BACKGROUND & AIMS: BiTE (bispecific T-cell engager) immune therapy has demonstrated clinical activity in multiple tumor indications, but its influence in the tumor microenvironment remains unclear. CLDN18.2 is overexpressed in solid tumors including gastric cancer (GC) and pancreatic ductal adenocarcinoma (PDAC), both of which are characterized by the presence of immunosuppressive cells, including regulatory T cells (Tregs) and few effector T cells (Teffs).
We evaluated the activity of AMG 910, a CLDN18.2-targeted half-life extended (HLE) BiTE molecule, in GC and PDAC preclinical models and cocultured Tregs and Teffs in the presence of CLDN18.2-HLE-BiTE.
AMG 910 induced potent, specific cytotoxicity in GC and PDAC cell lines. In GSU and SNU-620 GC xenograft models, AMG 910 engaged human CD3 T cells with tumor cells, resulting in significant antitumor activity. AMG 910 monotherapy, in combination with a programmed death-1 (PD-1) inhibitor, suppressed tumor growth and enhanced survival in an orthotopic Panc4.14 PDAC model. Moreover, Treg infusion enhanced the antitumor efficacy of AMG 910 in the Panc4.14 model. In syngeneic KPC models of PDAC, treatment with a mouse surrogate CLDN18.2-HLE-BiTE (muCLDN18.2-HLE-BiTE) or the combination with an anti-PD-1 antibody significantly inhibited tumor growth. Tregs isolated from mice bearing KPC tumors that were treated with muCLDN18.2-HLE-BiTE showed decreased T cell suppressive activity and enhanced Teff cytotoxic activity, associated with increased production of type I cytokines and expression of Teff gene signatures.
Our data suggest that BiTE molecule treatment converts Treg function from immunosuppressive to immune enhancing, leading to antitumor activity in immunologically "cold" tumors.

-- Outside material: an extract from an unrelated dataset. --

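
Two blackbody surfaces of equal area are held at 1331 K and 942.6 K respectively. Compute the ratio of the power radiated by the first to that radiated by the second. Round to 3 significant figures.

With equal areas, P₁/P₂ = (T₁/T₂)⁴ = (1331/942.6)⁴ = 3.98.

P₁/P₂ ≈ 3.98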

双特异性 T 细胞衔接器(BiTE)免疫疗法已在多种肿瘤适应证中显示出临床活性,但它在肿瘤微环境中的影响尚不清楚。CLDN18.2 在包括胃癌(GC)和胰腺导管腺癌(PDAC)在内的实体瘤中过度表达,这两种肿瘤的特征是存在免疫抑制细胞,包括调节性 T 细胞(Tregs)和少数效应 T 细胞(Teffs)。
我们评估了 CLDN18.2 靶向半衰期延长(HLE)BiTE 分子 AMG 910 在 GC 和 PDAC 临床前模型中的活性,并在存在 CLDN18.2-HLE-BiTE 的情况下将 Tregs 和 Teffs 共培养。

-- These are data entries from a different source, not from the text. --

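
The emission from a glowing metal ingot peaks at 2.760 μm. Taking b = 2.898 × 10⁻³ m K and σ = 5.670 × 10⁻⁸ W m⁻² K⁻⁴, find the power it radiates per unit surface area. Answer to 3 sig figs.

I ≈ 6.89×10⁴ W/m²

Wien's law: T = b/λ_max = 2.898×10⁻³/2.760×10⁻⁶ = 1050.00 K.
Then I = σT⁴ = 5.670×10⁻⁸×(1050.00)⁴ = 6.89×10⁴ W/m².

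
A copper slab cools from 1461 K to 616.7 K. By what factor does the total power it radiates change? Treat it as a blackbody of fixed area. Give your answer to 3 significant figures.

P₂/P₁ ≈ 0.0317

P ∝ T⁴, so P₂/P₁ = (T₂/T₁)⁴ = (616.7/1461)⁴ = (0.422108)⁴ = 0.0317.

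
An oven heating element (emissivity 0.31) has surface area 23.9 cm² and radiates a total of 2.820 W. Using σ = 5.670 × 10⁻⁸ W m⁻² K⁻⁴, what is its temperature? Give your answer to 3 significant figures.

T ≈ 509 K

Area A = 23.9 cm² = 2.39×10⁻³ m².
P = εσAT⁴ ⇒ T = (P/(εσA))^(1/4) = (2.820/(0.31×5.670×10⁻⁸×2.39×10⁻³))^(1/4) = 509 K.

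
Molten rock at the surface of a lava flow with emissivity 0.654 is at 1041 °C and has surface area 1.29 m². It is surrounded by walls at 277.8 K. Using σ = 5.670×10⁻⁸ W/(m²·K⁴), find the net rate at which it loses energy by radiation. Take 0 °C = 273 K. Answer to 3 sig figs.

T = 1041 °C + 273 = 1314 K.
Area A = 1.29 m².
Net radiated power P_net = εσA(T⁴ − T₀⁴) = 0.654×5.670×10⁻⁸×1.29×(1314⁴ − 277.8⁴).
T⁴ − T₀⁴ = 2.98113×10¹² − 5.95565×10⁹ = 2.97517×10¹² K⁴, so P_net = 1.42×10⁵ W.

Net loss ≈ 1.42×10⁵ W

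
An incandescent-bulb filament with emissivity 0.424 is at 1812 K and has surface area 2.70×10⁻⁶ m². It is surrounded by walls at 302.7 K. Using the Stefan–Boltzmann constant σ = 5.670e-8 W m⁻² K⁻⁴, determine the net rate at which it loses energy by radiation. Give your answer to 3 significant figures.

Area A = 2.70×10⁻⁶ m².
Net radiated power P_net = εσA(T⁴ − T₀⁴) = 0.424×5.670×10⁻⁸×2.70×10⁻⁶×(1812⁴ − 302.7⁴).
T⁴ − T₀⁴ = 1.07803×10¹³ − 8.39556×10⁹ = 1.07719×10¹³ K⁴, so P_net = 0.699 W.

Net loss ≈ 0.699 W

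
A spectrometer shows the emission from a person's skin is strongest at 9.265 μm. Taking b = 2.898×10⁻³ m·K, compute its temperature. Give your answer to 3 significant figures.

Wien's law gives T = b/λ_max = (2.898×10⁻³ m·K)/(9.265×10⁻⁶ m) = 313 K.

T ≈ 313 K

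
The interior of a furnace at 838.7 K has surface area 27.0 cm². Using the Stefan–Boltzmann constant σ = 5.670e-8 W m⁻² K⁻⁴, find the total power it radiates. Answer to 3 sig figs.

P ≈ 75.7 W

Area A = 27.0 cm² = 2.70×10⁻³ m².
P = σAT⁴ = 5.670×10⁻⁸ × 2.70×10⁻³ × (838.7)⁴ = 75.7 W.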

AMG 910 在 GC 和 PDAC 细胞系中诱导出强大、特异的细胞毒性。在 GSU 和 SNU-620 GC 异种移植模型中,AMG 910 使人类 CD3 T 细胞与肿瘤细胞结合,导致显著的抗肿瘤活性。AMG 910 单药治疗与程序性死亡-1(PD-1)抑制剂联合应用,可抑制原位 Panc4.14 PDAC 模型中的肿瘤生长并提高生存率。此外,Treg 输注增强了 AMG 910 在 Panc4.14 模型中的抗肿瘤疗效。在 PDAC 的同基因 KPC 模型中,用小鼠替代 CLDN18.2-HLE-BiTE(muCLDN18.2-HLE-BiTE)治疗或与抗 PD-1 抗体联合治疗显著抑制肿瘤生长。用 muCLDN18.2-HLE-BiTE 治疗的 KPC 肿瘤小鼠分离的 Tregs 显示出 T 细胞抑制活性降低和 Teff 细胞毒性活性增强,与 I 型细胞因子产生增加和 Teff 基因特征表达相关。
我们的数据表明,BiTE 分子治疗将 Treg 功能从免疫抑制转化为免疫增强,导致免疫“冷”肿瘤的抗肿瘤活性。